The populist revolution has only just begun

issue 10 March 2018

Why aren’t children called Roger any more? I wondered this when reading about the sad death of Sir Roger Bannister. Coincidentally, the evening before, my young daughter had been watching The Great Escape and most of the Englishmen in it seemed to be called Roger. The only time you hear the name is in early episodes of Midsomer Murders, the ones produced before they were forced to have black people being killed in a ludicrous fashion alongside the whites, to demonstrate our commitment to equality.

It does have an awkward connotation with sex — but then it always did, Roger having been a slang word for penis right back to the 17th century. I suppose it has simply drifted out of fashion, along with common decency, emotional continence and heterosexual marriage.
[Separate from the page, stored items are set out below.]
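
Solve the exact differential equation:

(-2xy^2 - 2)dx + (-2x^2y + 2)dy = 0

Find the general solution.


Check exactness: ∂M/∂y = -4xy and ∂N/∂x = -4xy; equal, so the equation is exact.
Integrate M with respect to x (treating y as constant): ∫M dx = -x^2y^2 - 2x + h(y).
Differentiate w.r.t. y and set equal to N: the x-dependent terms already match, leaving h'(y) = 2. Integrate: h(y) = 2y.
So F(x,y) = -x^2y^2 + 2y - 2x.
General solution: -x^2y^2 + 2y - 2x = C.


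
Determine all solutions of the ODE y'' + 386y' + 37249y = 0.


Characteristic equation: r² + 386r + 37249 = 0, i.e. (r + 193)² = 0.
Repeated root r = -193; include an x factor for the second linearly independent solution.
General solution: y = (C₁ + C₂x)e^(-193x).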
The UK website BabyCentre does an annual poll of the top 100 baby names for boys and Roger did not figure at all. Muhammad came first in two out of the last three years. It is a great shame: there is something steadfast and comforting about the name Roger and it has appealing European roots, deriving from the French and before that, old German, hrod — which does in fact mean steadfast. Perhaps nobody wants to be steadfast any more because it is seen as being a boring quality to possess. Ah well, I look forward to the day when parents will no longer have to agonise over what to call their offspring because everybody will be called Muhammad. Apart from the chicks, of course. But even there I have high hopes that Muhammadette will take off.

I don’t think the Italians are looking forward to the day everyone is called Muhammad. Their election results would suggest otherwise. It was, of course, a dog’s breakfast, as Italian elections tend to be (the country being no worse off as a consequence of this tradition).